I know some people that love change. They look forward to the next move, the next new group of friends, the next job. And meanwhile I stand like a toddler with a handful of toys as he heads to bed, while Mom tells me to just pick one and I reply, “I CAN’T JUST PICK ONE!” I have to hold on to everything because who knows if it will still be there when I wake up. So I know that I must embrace change– because it’s the thing that makes me most uncomfortable. And we grow the most when we are out of our comfort zone– as much as I hate that. (I also encourage those who are always rushing into change to slow down and recall the past and enjoy the present a little more too.) We must remember that we are human and that we are always changing. I am the same person I was when I was five– but I’m also someone and something new. God’s mercies are new every morning– and I am new every morning (perhaps by His mercy alone). But embracing change also means embracing loss.
No, not “Let It Go.” Let Go.
I’m sure many of you saw the questions at the beginning of this article and said, “Who cares?” In some ways, you’re right. Who cares about the type of cake or the name of that dinosaur? In some cases you’re wrong. Your first crush probably influenced all subsequent relationships– in big and small ways. But if can’t remember something, we needn’t freak out or mourn the loss of our memory (unless it’s something REALLY important like your PIN or the name of your grandchild). Instead, we can smile and pull a Rafiki.
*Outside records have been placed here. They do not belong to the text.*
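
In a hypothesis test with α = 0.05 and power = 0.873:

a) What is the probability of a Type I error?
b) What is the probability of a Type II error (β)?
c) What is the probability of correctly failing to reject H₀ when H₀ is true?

a) Type I error probability = α = 0.05
b) Power = P(reject H₀ | H₁ true) = 1 - β = 0.873, so Type II error probability = β = 1 - Power = 0.127
c) P(fail to reject H₀ | H₀ true) = 1 - α = 0.95

Answer: a) 0.05, b) 0.127, c) 0.95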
No, not the character from the Lion King- instead, a camp counselor I worked with a few years ago (named after the Disney character). One day, after a bad storm, Rafiki got the news that a tree had fallen– on her car. She went outside, saw the damage– and started to laugh. She smiled and shrugged her shoulders and said, “There’s nothing I can do about it now!” There was plenty to do– call a tow, work out insurance, tell parents, get a new car. But her car had already been crushed– the tree fell RIGHT in the middle of the car. A big tree. It was crushed. But she couldn’t undo the loss– so she might as well let go of what she once knew and look forward to what was yet to come. She knew that God was in control and everything was in His hands. Even loss.
So when we lose a memory, can’t recall facts or forget the name of a friend from middle school, we can try to recover it and see what we find. But if it’s gone, all we can do is smile, laugh, and say, “There’s nothing I can do about it now.” We can let go of what we have lost and celebrate what we have– new memories, new knowledge, new friends– and anticipate what is yet to come. For, “‘no eye has seen, what no ear has heard, and what no human mind has conceived’ — the things God has prepared for those who love him” (1 Cor 2:9). The future, it turns out, is inaccessible data, too. For us, at least. And at least, for now. God knows all things– and nothing that is in Christ will be lost forever.
Who knows? When we are ushered into eternity, certainly we will receive new knowledge and understanding. Perhaps we shall see reality and time flowing and breaking together like waves upon the shore. And we will be like children, discovering memories like jetsam and flotsam along the seashore, calling out to our Father, “Look at this! Look at this!” And we will bring it to Him and fall into His lap, and He will tell us what it all means. Amen and Amen.